The `futureExperimentSimulation()` function helps optimize experimental design by simulating performance under different conditions:

### Using your own data as templates

You can use proteins from your own experimental data as templates for more realistic simulations.
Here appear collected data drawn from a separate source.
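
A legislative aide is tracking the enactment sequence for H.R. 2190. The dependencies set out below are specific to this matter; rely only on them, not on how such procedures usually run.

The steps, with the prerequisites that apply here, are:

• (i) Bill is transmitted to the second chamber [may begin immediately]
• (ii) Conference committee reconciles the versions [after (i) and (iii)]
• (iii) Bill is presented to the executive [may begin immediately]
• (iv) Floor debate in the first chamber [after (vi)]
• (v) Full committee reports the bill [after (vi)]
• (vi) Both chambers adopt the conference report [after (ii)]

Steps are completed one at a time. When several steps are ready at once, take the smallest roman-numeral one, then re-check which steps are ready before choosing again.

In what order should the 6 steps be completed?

(i) (iii) (ii) (vi) (iv) (v)

Nothing is required for (i) and (iii). (i) has the earlier label → (i) first.
(iii) is the only step now ready → (iii).
(ii) is the only step now ready → (ii).
That leaves (vi) as the only ready step → (vi).
(iv) and (v) are both available; (iv) has the earlier label → (iv).
Next only (v) has its prerequisites met → (v).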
This approach leverages your validated hits to model expected performance:
```{r}
# First, identify proteins from your results to use as templates
# Run simulation using your data as templates

custom_simulation <- futureExperimentSimulation(
  N_proteins = 3000,
  N_rep = 2,
  N_Control_Rep = 3,
  Concentrations = c(0, 1, 3, 10, 30, 100, 300, 1000, 3000),
  data = dia_prepared,                          # Your data
  strong_proteins = 'PROTEIN_B',                # User defined strong responder
  weak_proteins = 'PROTEIN_A',                    # User defined weak responder 
  no_interaction_proteins = 'PROTEIN_C',          # User defined negative control 
  drug_name = "Drug1",                     # Specify which drug to model
  IC50_Prediction = FALSE
)

# Compare performance metrics
print(custom_simulation$Hit_Rates_Plot)

# Examine the templates that were extracted from your data
print(custom_simulation$Template_Used)
```


## Session information

```{r session_info}
sessionInfo()
```

 
## References

1. Szvetecz, S., et al. (2025).MSstatsResponse: Semi-parametric statistical model enhances drug-protein interaction detection and IC50 estimation in chemoproteomics experiments. *Manuscript in preparation.*  

2. Choi, M., et al. (2014). MSstats: an R package for statistical analysis of quantitative mass spectrometry-based proteomic experiments. *Bioinformatics*, 30(17), 2524-2526.